Siempre le ha gustado marzo, porque anuncia primavera. Y este todavía más. Hoy se ha levantado la primera, como siempre, pero no ha despertado a su marido, tampoco a sus dos hijos, ya iniciados en la veintena. Sabe que hoy llegarán tarde al trabajo —ella ha sido durante años el «despertador» de todos, ella ha preparado cada día el desayuno, ella les ha recordado el móvil, las llaves, el bocadillo…— y, sin embargo, ahora ya no es «problema de mamá». Como tampoco lo es «mamá, ¿dónde está mi camiseta de los Rollings?», «cariño, ¿dónde pusiste mi pantalón beis?», «mamá, no encuentro las llaves de casa».
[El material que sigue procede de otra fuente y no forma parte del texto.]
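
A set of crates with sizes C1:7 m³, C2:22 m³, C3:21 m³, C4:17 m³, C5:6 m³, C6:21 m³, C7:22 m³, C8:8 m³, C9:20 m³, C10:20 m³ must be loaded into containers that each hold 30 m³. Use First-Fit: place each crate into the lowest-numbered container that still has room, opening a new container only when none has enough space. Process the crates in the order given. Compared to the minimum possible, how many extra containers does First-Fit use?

0

First-Fit: [7,22] [21,6] [17,8] [21] [22] [20] [20] → 7 containers.
7 crates exceed 15 m³ (half the capacity), and no two of those can share a container, so at least 7 containers are needed.
So 7 is already optimal.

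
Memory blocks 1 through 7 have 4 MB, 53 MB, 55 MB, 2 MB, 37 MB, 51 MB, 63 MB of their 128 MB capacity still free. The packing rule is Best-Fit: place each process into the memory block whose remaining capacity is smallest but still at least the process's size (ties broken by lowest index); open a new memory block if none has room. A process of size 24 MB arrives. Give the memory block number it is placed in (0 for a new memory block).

Memory blocks with room: memory block 2 (53 MB), memory block 3 (55 MB), memory block 5 (37 MB), memory block 6 (51 MB), memory block 7 (63 MB).
Tightest fit is memory block 5 with 37 MB free.

5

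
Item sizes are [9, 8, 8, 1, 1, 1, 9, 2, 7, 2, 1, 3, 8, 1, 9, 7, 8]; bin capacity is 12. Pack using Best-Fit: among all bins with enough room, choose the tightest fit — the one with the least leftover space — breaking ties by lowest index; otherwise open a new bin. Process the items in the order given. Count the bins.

9

9 → bin 1 (remaining 3)
8 → bin 2 (remaining 4)
8 → bin 3 (remaining 4)
1 → bin 1 (remaining 2)
1 → bin 1 (remaining 1)
1 → bin 1 (remaining 0)
9 → bin 4 (remaining 3)
2 → bin 4 (remaining 1)
7 → bin 5 (remaining 5)
2 → bin 2 (remaining 2)
1 → bin 4 (remaining 0)
3 → bin 3 (remaining 1)
8 → bin 6 (remaining 4)
1 → bin 3 (remaining 0)
9 → bin 7 (remaining 3)
7 → bin 8 (remaining 5)
8 → bin 9 (remaining 4)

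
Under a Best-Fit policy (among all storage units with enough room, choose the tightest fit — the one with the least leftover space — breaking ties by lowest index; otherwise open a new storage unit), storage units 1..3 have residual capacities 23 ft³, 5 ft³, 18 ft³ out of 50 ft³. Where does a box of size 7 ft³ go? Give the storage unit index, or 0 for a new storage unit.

Storage units with room: storage unit 1 (23 ft³), storage unit 3 (18 ft³).
Tightest fit is storage unit 3 with 18 ft³ free.

3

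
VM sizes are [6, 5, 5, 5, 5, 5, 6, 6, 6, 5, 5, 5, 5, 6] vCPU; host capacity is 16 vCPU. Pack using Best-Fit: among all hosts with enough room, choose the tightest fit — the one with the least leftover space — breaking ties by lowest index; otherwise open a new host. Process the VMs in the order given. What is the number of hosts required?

Put 6 vCPU in host 1; 10 vCPU remain.
Put 5 vCPU in host 1; 5 vCPU remain.
Put 5 vCPU in host 1; 0 vCPU remain.
Put 5 vCPU in host 2; 11 vCPU remain.
Put 5 vCPU in host 2; 6 vCPU remain.
Put 5 vCPU in host 2; 1 vCPU remain.
Put 6 vCPU in host 3; 10 vCPU remain.
Put 6 vCPU in host 3; 4 vCPU remain.
Put 6 vCPU in host 4; 10 vCPU remain.
Put 5 vCPU in host 4; 5 vCPU remain.
Put 5 vCPU in host 4; 0 vCPU remain.
Put 5 vCPU in host 5; 11 vCPU remain.
Put 5 vCPU in host 5; 6 vCPU remain.
Put 6 vCPU in host 5; 0 vCPU remain.

5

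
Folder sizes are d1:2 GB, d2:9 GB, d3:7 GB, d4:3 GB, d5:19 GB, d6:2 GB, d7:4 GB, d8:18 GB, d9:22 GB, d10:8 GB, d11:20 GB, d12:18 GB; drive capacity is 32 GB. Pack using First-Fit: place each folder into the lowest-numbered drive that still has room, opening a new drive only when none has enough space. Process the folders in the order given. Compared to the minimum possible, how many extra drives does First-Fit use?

1

First-Fit: [2,9,7,3,2,4] [19,8] [18] [22] [20] [18] → 6 drives.
Total size 132 GB; any packing needs at least ⌈132/32⌉ = 5 drives.
An optimal packing achieves that bound: [22,9] [20,8,4] [19,7,3,2] [18,2] [18] → 5 drives.
Excess: 6 − 5 = 1.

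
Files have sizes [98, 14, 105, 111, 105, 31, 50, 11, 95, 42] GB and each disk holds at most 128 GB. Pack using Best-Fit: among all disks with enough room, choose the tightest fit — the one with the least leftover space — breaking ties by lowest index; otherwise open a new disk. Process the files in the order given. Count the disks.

6

98 GB → disk 1 (remaining 30 GB)
14 GB → disk 1 (remaining 16 GB)
105 GB → disk 2 (remaining 23 GB)
111 GB → disk 3 (remaining 17 GB)
105 GB → disk 4 (remaining 23 GB)
31 GB → disk 5 (remaining 97 GB)
50 GB → disk 5 (remaining 47 GB)
11 GB → disk 1 (remaining 5 GB)
95 GB → disk 6 (remaining 33 GB)
42 GB → disk 5 (remaining 5 GB)
Final disks: [98,14,11] [105] [111] [105] [31,50,42] [95].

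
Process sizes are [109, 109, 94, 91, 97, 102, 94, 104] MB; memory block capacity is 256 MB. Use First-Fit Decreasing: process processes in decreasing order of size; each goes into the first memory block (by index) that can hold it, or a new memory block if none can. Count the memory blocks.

Sorted descending: 109, 109, 104, 102, 97, 94, 94, 91.
Put 109 MB in memory block 1; 147 MB remain.
Put 109 MB in memory block 1; 38 MB remain.
Put 104 MB in memory block 2; 152 MB remain.
Put 102 MB in memory block 2; 50 MB remain.
Put 97 MB in memory block 3; 159 MB remain.
Put 94 MB in memory block 3; 65 MB remain.
Put 94 MB in memory block 4; 162 MB remain.
Put 91 MB in memory block 4; 71 MB remain.

4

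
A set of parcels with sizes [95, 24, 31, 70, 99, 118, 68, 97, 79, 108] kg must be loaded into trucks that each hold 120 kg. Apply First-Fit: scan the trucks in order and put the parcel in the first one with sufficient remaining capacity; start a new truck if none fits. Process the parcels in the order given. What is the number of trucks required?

8

truck 1: place 95 kg, 25 kg left
truck 1: place 24 kg, 1 kg left
truck 2: place 31 kg, 89 kg left
truck 2: place 70 kg, 19 kg left
truck 3: place 99 kg, 21 kg left
truck 4: place 118 kg, 2 kg left
truck 5: place 68 kg, 52 kg left
truck 6: place 97 kg, 23 kg left
truck 7: place 79 kg, 41 kg left
truck 8: place 108 kg, 12 kg left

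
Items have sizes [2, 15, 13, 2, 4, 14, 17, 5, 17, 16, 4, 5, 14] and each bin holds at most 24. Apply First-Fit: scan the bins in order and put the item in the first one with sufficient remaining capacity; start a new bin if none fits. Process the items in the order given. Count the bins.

bin 1: place 2, 22 left
bin 1: place 15, 7 left
bin 2: place 13, 11 left
bin 1: place 2, 5 left
bin 1: place 4, 1 left
bin 3: place 14, 10 left
bin 4: place 17, 7 left
bin 2: place 5, 6 left
bin 5: place 17, 7 left
bin 6: place 16, 8 left
bin 2: place 4, 2 left
bin 3: place 5, 5 left
bin 7: place 14, 10 left

7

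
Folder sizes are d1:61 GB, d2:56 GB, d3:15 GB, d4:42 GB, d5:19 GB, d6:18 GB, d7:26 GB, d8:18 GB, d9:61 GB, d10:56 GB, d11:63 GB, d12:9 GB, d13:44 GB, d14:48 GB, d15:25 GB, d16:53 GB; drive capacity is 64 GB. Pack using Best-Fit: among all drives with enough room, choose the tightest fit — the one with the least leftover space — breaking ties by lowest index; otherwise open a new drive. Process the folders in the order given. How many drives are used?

11

d1 (61 GB) → drive 1 (remaining 3 GB)
d2 (56 GB) → drive 2 (remaining 8 GB)
d3 (15 GB) → drive 3 (remaining 49 GB)
d4 (42 GB) → drive 3 (remaining 7 GB)
d5 (19 GB) → drive 4 (remaining 45 GB)
d6 (18 GB) → drive 4 (remaining 27 GB)
d7 (26 GB) → drive 4 (remaining 1 GB)
d8 (18 GB) → drive 5 (remaining 46 GB)
d9 (61 GB) → drive 6 (remaining 3 GB)
d10 (56 GB) → drive 7 (remaining 8 GB)
d11 (63 GB) → drive 8 (remaining 1 GB)
d12 (9 GB) → drive 5 (remaining 37 GB)
d13 (44 GB) → drive 9 (remaining 20 GB)
d14 (48 GB) → drive 10 (remaining 16 GB)
d15 (25 GB) → drive 5 (remaining 12 GB)
d16 (53 GB) → drive 11 (remaining 11 GB)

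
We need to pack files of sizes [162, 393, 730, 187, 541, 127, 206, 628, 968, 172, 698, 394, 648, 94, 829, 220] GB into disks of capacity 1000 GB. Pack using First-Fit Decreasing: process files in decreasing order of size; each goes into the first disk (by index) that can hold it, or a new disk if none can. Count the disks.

8

Sorted descending: 968, 829, 730, 698, 648, 628, 541, 394, 393, 220, 206, 187, 172, 162, 127, 94.
968 GB → disk 1 (remaining 32 GB)
829 GB → disk 2 (remaining 171 GB)
730 GB → disk 3 (remaining 270 GB)
698 GB → disk 4 (remaining 302 GB)
648 GB → disk 5 (remaining 352 GB)
628 GB → disk 6 (remaining 372 GB)
541 GB → disk 7 (remaining 459 GB)
394 GB → disk 7 (remaining 65 GB)
393 GB → disk 8 (remaining 607 GB)
220 GB → disk 3 (remaining 50 GB)
206 GB → disk 4 (remaining 96 GB)
187 GB → disk 5 (remaining 165 GB)
172 GB → disk 6 (remaining 200 GB)
162 GB → disk 2 (remaining 9 GB)
127 GB → disk 5 (remaining 38 GB)
94 GB → disk 4 (remaining 2 GB)
Final disks: [968] [829,162] [730,220] [698,206,94] [648,187,127] [628,172] [541,394] [393].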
Se prepara un café con leche bien caliente y una tostada que colma de aceite y mermelada, y se sienta a la mesa sin prisas —no recuerda la última vez que desayunó sentada a la mesa—, deleitándose con los sabores, con el silencio, con el sol tímido que comienza a entrar por la ventana que da al patio, y sonríe. Le ha costado mucho tomar la decisión, son demasiados años de rutina, de hacer lo que los demás esperan de ella. Sí, le ha costado un mundo, hasta que se atrevió a preguntarse qué esperaba ella de sí misma.
Cuando acaba no retira de la mesa ni taza ni plato, ya lo ha hecho durante demasiados años, cada día, en cada comida, los de todos. Abre el armario, coge la mochila que solo usa en vacaciones, mete en ella lo que considera necesario, se la cuelga al hombro y sale a la calle cerrando con suavidad la puerta tras de sí.
La mañana es fría, pero hoy la calidez se filtra a través de los abrigos y ocupa la calle, el barrio, la ciudad. De cada casa, las mujeres salen con la mochila al hombro y una sonrisa en los labios, sin importarles si cierran la puerta con suavidad o bruscamente.